How to determine if a predicate statement is true or false while giving reasons?

I am currently studying discrete maths at university. However the text book doesnt seem to explain predicate statements in much detail (only one chapter on them).

In the assignment which i am currently working on (and is due tomorrow), it asks me to determine whether a set of statements is true or false, and give reasons. The statements are mostly like:

for all x in the integers Z, not S(x) implies P(x)
where P(x) = x >=0, and S(x) = x^2 - 1 = (x+1)(x-1)

However no where in the text book does it explain how to do this.

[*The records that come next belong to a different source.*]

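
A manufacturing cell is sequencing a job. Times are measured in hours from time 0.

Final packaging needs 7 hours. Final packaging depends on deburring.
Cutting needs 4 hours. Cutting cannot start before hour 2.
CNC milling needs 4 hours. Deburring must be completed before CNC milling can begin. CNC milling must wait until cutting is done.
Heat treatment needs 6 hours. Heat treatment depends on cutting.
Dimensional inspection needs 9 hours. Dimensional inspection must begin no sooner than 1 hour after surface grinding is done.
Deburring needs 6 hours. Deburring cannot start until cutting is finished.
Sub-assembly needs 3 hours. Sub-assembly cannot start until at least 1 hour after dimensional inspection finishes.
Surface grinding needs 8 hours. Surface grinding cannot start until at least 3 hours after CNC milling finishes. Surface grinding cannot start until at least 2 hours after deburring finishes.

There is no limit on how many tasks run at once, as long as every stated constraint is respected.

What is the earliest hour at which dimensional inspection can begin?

Cutting waits on its own release at hour 2, so it starts at hour 2 and finishes at 2 + 4 = hour 6.
Deburring cannot begin until cutting (finishes hour 6). It runs from hour 6 to 6 + 6 = hour 12.
CNC milling needs all of deburring (finishes hour 12); cutting (finishes hour 6). That puts its earliest start at hour 12; it finishes at 12 + 4 = hour 16.
For surface grinding: CNC milling (finishes hour 16, plus 3-hour gap → hour 19); deburring (finishes hour 12, plus 2-hour gap → hour 14). Taking the maximum gives a start of hour 19, and it finishes at 19 + 8 = hour 27.
Dimensional inspection waits on surface grinding (finishes hour 27, plus 1-hour gap → hour 28), so the earliest it can start is hour 28.

28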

Note that we need to evaluate the truth of the statement $$\forall x \in \mathbb Z, ( \lnot S(x) \rightarrow P(x))$$
Now, for all $x\in \mathbb Z$ (and all $x \in \mathbb R)$, $$S(x) \equiv (x^2 - 1) = (x + 1)(x-1)$$ This is a tautology, true whatever the value of $x$.
That makes $\lnot S$ false. An implication is true whenever the antecedent is false, or when the consequent is true. Here, the antecedent is clearly false (it is never satisfied by any real number, let alone integer). Hence the implication, as a whole, is true.
The fact that $\lnot S(x)$ is false is sufficient justification to conclude that the implication is true. (If this seems confusing, jot down the truth table for $\rightarrow$ to refresh your memory. An implication is false if and only if the antecedent is true and the consequent is false.